On September 01, 2021, 15:33 UTC, analytics and logging for imgix usage had abruptly stopped. During this time, no customer analytics was recorded. This includes data related to image bandwidth, Origin Image counts, and other usage data typically generated from image requests. The issue went unnoticed until the next day on September 02, 15:44 UTC, when a fix was pushed to immediately resume logging.
Customers lost approximately 23 hours of imgix analytics data, though we were able to completely recover Origin Image counts. The affected time range for missing analytics spans from September 01, 2021, 15:33 UTC to September 02, 2021, 15:44 UTC.
In the dashboard, this is represented as dramatically lower bandwidth counts for the dates between 09/01/2021 and 09/02/2021. All other analytics data (such as network usage, audience analytics, network health, etc.) will also show data missing during that time period.
On September 01, 15:33 UTC a breaking change was deployed by our engineering team which had affected data logging in imgix. This change had been tested prior to being pushed to production, though we lacked monitoring on key measurements that would have let us catch the issue before going live with the change. Consequently, the issue went unnoticed until the next day, when one of our staff members had noticed that analytics was not reporting any data in the dashboard.
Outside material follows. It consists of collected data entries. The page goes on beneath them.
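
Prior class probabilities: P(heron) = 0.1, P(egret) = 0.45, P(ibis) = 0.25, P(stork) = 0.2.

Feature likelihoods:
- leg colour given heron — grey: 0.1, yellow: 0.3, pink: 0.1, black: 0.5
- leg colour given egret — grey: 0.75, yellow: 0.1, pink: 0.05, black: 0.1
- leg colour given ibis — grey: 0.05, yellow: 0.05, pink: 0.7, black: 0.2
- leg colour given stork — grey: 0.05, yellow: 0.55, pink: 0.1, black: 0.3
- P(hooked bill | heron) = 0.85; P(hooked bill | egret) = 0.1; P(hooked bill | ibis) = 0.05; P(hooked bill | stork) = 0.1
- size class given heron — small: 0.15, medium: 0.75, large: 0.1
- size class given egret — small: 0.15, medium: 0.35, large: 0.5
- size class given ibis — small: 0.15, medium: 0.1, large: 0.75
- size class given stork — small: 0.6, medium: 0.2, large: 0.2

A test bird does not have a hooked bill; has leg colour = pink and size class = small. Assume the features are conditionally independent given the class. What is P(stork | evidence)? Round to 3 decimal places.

heron: 0.1 × 0.1 × (1−0.85) × 0.15 = 0.000225
egret: 0.45 × 0.05 × (1−0.1) × 0.15 = 0.0030375
ibis: 0.25 × 0.7 × (1−0.05) × 0.15 = 0.0249375
stork: 0.2 × 0.1 × (1−0.1) × 0.6 = 0.0108
P(stork | x) = 0.0108 / 0.039 ≈ 0.277

0.277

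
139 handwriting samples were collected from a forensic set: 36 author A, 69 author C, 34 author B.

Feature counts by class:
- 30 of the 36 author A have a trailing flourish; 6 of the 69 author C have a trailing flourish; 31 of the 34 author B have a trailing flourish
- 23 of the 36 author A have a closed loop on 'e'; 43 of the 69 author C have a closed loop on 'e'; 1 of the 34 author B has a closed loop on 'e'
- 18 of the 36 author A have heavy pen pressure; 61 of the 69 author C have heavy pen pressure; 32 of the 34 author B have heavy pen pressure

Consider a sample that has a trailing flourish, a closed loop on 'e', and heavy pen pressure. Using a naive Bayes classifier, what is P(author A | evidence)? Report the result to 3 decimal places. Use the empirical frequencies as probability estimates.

author A: (36/139) × (30/36) × (23/36) × (18/36) ≈ 0.0689448
author C: (69/139) × (6/69) × (43/69) × (61/69) ≈ 0.0237814
author B: (34/139) × (31/34) × (1/34) × (32/34) ≈ 0.00617361
P(author A | x) = 0.0689448 / 0.09889981 ≈ 0.697

0.697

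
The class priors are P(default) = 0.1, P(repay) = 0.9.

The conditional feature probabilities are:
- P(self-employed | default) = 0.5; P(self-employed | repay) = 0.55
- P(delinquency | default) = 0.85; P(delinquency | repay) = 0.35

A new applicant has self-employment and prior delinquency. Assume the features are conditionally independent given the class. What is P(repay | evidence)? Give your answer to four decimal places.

0.8030

default: 0.1 × 0.5 × 0.85 = 0.0425
repay: 0.9 × 0.55 × 0.35 = 0.17325
P(repay | x) = 0.17325 / 0.21575 ≈ 0.8030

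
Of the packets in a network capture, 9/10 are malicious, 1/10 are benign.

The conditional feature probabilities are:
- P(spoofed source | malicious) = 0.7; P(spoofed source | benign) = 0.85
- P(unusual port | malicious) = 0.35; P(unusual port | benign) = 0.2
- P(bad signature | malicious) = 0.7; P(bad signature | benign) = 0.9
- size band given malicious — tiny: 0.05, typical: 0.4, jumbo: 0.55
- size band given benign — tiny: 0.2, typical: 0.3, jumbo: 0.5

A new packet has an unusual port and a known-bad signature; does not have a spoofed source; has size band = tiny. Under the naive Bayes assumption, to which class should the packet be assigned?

malicious: 0.9 × (1−0.7) × 0.35 × 0.7 × 0.05 = 0.0033075
benign: 0.1 × (1−0.85) × 0.2 × 0.9 × 0.2 = 0.00054
Highest score → malicious.

malicious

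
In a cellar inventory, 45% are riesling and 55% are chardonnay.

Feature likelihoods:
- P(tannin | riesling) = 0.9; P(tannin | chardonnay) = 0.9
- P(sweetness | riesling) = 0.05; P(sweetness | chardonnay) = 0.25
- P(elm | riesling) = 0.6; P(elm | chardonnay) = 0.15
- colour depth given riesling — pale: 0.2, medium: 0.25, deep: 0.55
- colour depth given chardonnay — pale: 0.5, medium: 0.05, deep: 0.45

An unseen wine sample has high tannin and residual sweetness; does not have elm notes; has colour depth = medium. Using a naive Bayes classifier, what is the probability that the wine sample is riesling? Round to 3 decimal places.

riesling: 0.45 × 0.9 × 0.05 × (1−0.6) × 0.25 = 0.002025
chardonnay: 0.55 × 0.9 × 0.25 × (1−0.15) × 0.05 = 0.005259375
P(riesling | x) = 0.002025 / 0.007284375 ≈ 0.278

0.278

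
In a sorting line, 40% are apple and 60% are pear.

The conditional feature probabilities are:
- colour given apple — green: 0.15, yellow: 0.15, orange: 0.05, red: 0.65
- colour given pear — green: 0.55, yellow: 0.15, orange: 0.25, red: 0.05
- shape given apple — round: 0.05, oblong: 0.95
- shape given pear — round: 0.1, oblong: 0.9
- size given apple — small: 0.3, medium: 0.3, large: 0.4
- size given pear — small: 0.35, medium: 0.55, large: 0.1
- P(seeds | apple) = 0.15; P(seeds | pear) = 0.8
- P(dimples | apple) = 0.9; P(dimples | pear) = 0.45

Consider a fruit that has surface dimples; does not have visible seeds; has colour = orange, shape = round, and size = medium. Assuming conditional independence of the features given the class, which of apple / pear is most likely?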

Once the issue was identified, our engineers rolled back to restore logging functionality. While we were able to recover Origin Image counts, most of the other analytical data (bandwidth, audience analytics, network logs) were lost during the logging outage.
On the monitoring side, we will implement monitoring to track metrics such as bandwidth and usage data to trigger internal alerts when data deviates greatly. These changes will be implemented across all applicable systems.
We will also be updating our tooling to allow us to recover and replay data in the event that usage logging is disrupted.